Posted in: Amazon Studios, Review, TV | Tagged: amazon, Lauren Oliver, Panic, Review, thriller, ya
Panic: Amazon Series A Fun Watch, Tons of Missed Opportunities: Review
Amazon's original new series, Panic, an adaptation of a popular YA novel of the same name by Lauren Oliver, premiered recently…and I struggle with wanting to continue if another season arrives. The potential I saw in this series going into it was fairly good. It had a unique sense of tension filling the storyline, an opposing energy alongside the themes in stories like The Hunger Games. With the concept of small-town high school seniors looking to find a feasible way of leaving their small town after graduation, we still have many small cliché moments with it as well. From the relationship Heather has with her mother, a woman stuck inside a life of a downward spiral of her hometown, to the white trash douchebag character archetype found in Ray, concepts of small-town Americana aren't something shows seem to care to carry audiences away from after a year of hardship and economic turmoil.
I wasn't intrigued right away, led in initially by the promising description of a "thrilling" series, and felt myself drifting away in my thoughts and towards my phone.
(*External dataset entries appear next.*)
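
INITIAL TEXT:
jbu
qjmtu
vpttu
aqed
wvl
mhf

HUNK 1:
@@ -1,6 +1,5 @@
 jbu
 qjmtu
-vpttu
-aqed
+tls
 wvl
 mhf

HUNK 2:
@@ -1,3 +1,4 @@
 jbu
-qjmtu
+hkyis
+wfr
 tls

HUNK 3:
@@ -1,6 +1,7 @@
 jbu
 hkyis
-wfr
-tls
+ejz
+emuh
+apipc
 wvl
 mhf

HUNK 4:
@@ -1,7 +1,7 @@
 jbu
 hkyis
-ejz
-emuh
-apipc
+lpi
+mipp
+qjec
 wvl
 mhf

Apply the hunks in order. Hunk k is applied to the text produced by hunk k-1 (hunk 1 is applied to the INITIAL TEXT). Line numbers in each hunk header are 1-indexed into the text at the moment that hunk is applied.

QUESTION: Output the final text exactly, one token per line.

Hunk 1: at line 1 remove [vpttu,aqed] add [tls] -> 5 lines: jbu qjmtu tls wvl mhf
Hunk 2: at line 1 remove [qjmtu] add [hkyis,wfr] -> 6 lines: jbu hkyis wfr tls wvl mhf
Hunk 3: at line 1 remove [wfr,tls] add [ejz,emuh,apipc] -> 7 lines: jbu hkyis ejz emuh apipc wvl mhf
Hunk 4: at line 1 remove [ejz,emuh,apipc] add [lpi,mipp,qjec] -> 7 lines: jbu hkyis lpi mipp qjec wvl mhf

Answer: jbu
hkyis
lpi
mipp
qjec
wvl
mhf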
The acting, especially on part of Olivia Welch, who plays the previously mentioned Heather character, was fairly decent and in serious moments of anger or rage towards her own predicaments became something worth watching. The series could have moved at a better pace than it did. I would have loved to have seen more involved in the background for the main teens we follow throughout. Exposition didn't have to take what felt like a lifetime, not every piece of information needed to be withheld like a government secret. It's not bad to give the audience some crumbs of info once in a while to keep the interest going.
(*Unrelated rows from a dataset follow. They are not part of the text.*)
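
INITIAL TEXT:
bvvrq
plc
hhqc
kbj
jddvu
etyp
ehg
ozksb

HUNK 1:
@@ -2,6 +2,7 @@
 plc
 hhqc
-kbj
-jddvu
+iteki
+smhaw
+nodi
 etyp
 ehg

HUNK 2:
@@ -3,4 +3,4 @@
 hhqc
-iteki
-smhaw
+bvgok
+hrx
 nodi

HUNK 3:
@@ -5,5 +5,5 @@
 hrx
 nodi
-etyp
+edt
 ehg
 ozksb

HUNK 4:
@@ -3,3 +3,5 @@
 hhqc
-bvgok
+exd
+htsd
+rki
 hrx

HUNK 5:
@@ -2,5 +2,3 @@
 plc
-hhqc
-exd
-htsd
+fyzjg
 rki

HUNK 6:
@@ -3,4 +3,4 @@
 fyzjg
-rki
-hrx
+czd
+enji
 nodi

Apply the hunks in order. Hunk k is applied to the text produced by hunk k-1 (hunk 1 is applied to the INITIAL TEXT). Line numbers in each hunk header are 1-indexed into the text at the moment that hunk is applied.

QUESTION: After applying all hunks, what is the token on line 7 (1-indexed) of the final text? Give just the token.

Answer: edt

Derivation:
Hunk 1: at line 2 remove [kbj,jddvu] add [iteki,smhaw,nodi] -> 9 lines: bvvrq plc hhqc iteki smhaw nodi etyp ehg ozksb
Hunk 2: at line 3 remove [iteki,smhaw] add [bvgok,hrx] -> 9 lines: bvvrq plc hhqc bvgok hrx nodi etyp ehg ozksb
Hunk 3: at line 5 remove [etyp] add [edt] -> 9 lines: bvvrq plc hhqc bvgok hrx nodi edt ehg ozksb
Hunk 4: at line 3 remove [bvgok] add [exd,htsd,rki] -> 11 lines: bvvrq plc hhqc exd htsd rki hrx nodi edt ehg ozksb
Hunk 5: at line 2 remove [hhqc,exd,htsd] add [fyzjg] -> 9 lines: bvvrq plc fyzjg rki hrx nodi edt ehg ozksb
Hunk 6: at line 3 remove [rki,hrx] add [czd,enji] -> 9 lines: bvvrq plc fyzjg czd enji nodi edt ehg ozksb
Final line 7: edt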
When you get around to around the third episode it slightly picks up, at least in terms of maintaining attention spans. While the idea of pacing out episodes similar to chapters in a book can be fun for some shows, it felt annoying to do so with Panic. Just because it's an adaptation doesn't mean you should treat it in such an isolated way…the story could do so much more and it's frustrating to see such creative opportunity go to waste in areas. There's far too much invested in a reality of danger that doesn't invite anything beyond, such as supernatural or mysterious based on the characters and their surroundings. It becomes a weird combination between the Saw franchise, The Hunger Games, and The Real World. And it feels as if the rich people from the "Purge" films got bored and attempted to woo poor college students with money so they could watch them play a messy version of American Ninja Warrior & Fear Factor.
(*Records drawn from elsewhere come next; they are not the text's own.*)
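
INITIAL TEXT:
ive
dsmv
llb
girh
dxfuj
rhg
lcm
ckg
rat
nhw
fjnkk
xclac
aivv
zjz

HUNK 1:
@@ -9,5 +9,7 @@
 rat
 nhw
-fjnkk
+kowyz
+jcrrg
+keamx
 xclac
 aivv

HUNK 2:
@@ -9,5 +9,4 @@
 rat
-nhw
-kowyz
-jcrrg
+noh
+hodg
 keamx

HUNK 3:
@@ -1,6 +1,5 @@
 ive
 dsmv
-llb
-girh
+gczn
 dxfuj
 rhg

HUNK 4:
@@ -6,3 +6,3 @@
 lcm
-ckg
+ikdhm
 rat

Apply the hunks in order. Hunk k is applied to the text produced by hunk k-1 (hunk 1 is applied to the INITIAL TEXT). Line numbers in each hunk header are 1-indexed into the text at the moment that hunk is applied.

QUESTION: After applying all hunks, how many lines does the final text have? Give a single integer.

Answer: 14

Derivation:
Hunk 1: at line 9 remove [fjnkk] add [kowyz,jcrrg,keamx] -> 16 lines: ive dsmv llb girh dxfuj rhg lcm ckg rat nhw kowyz jcrrg keamx xclac aivv zjz
Hunk 2: at line 9 remove [nhw,kowyz,jcrrg] add [noh,hodg] -> 15 lines: ive dsmv llb girh dxfuj rhg lcm ckg rat noh hodg keamx xclac aivv zjz
Hunk 3: at line 1 remove [llb,girh] add [gczn] -> 14 lines: ive dsmv gczn dxfuj rhg lcm ckg rat noh hodg keamx xclac aivv zjz
Hunk 4: at line 6 remove [ckg] add [ikdhm] -> 14 lines: ive dsmv gczn dxfuj rhg lcm ikdhm rat noh hodg keamx xclac aivv zjz
Final line count: 14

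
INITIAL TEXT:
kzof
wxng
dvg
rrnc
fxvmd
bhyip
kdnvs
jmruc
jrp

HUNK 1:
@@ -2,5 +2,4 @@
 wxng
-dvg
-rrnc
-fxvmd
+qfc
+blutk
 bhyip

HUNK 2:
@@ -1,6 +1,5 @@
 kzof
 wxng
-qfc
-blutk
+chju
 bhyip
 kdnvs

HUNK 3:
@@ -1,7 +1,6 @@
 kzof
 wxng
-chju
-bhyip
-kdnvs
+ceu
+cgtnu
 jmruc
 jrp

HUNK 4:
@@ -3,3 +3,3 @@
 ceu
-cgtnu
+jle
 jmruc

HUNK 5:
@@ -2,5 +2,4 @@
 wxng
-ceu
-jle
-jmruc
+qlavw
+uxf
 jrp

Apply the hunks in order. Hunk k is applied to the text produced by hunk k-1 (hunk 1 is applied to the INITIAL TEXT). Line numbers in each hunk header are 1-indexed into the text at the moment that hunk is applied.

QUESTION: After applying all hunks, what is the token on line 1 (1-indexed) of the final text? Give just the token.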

Watching conventionally attractive twenty-somethings play graduated high school seniors felt overused and didn't help me get invested right away as it could have. I'm always down for a good thriller and the stories that come from YA novels can be some great ones, and that was what I expected from Panic. It shouldn't matter if I have read the book or not, as a viewer, it should feel inclusive towards those who haven't experienced the written word. What was on the line for these individuals became more and more evident as episodes chugged along. Well-paced scenes alongside an uneven story progression made an intriguing concept simply and unfairly made boring. While this series wasn't a complete miss, it almost became that way if it weren't for the acting, some fantastic shots, and an editing team that evidently tried their best with what they were given. In the end, Panic was enjoyable and a series watchable in passing the time but not as a staple going forward for the Amazon platform.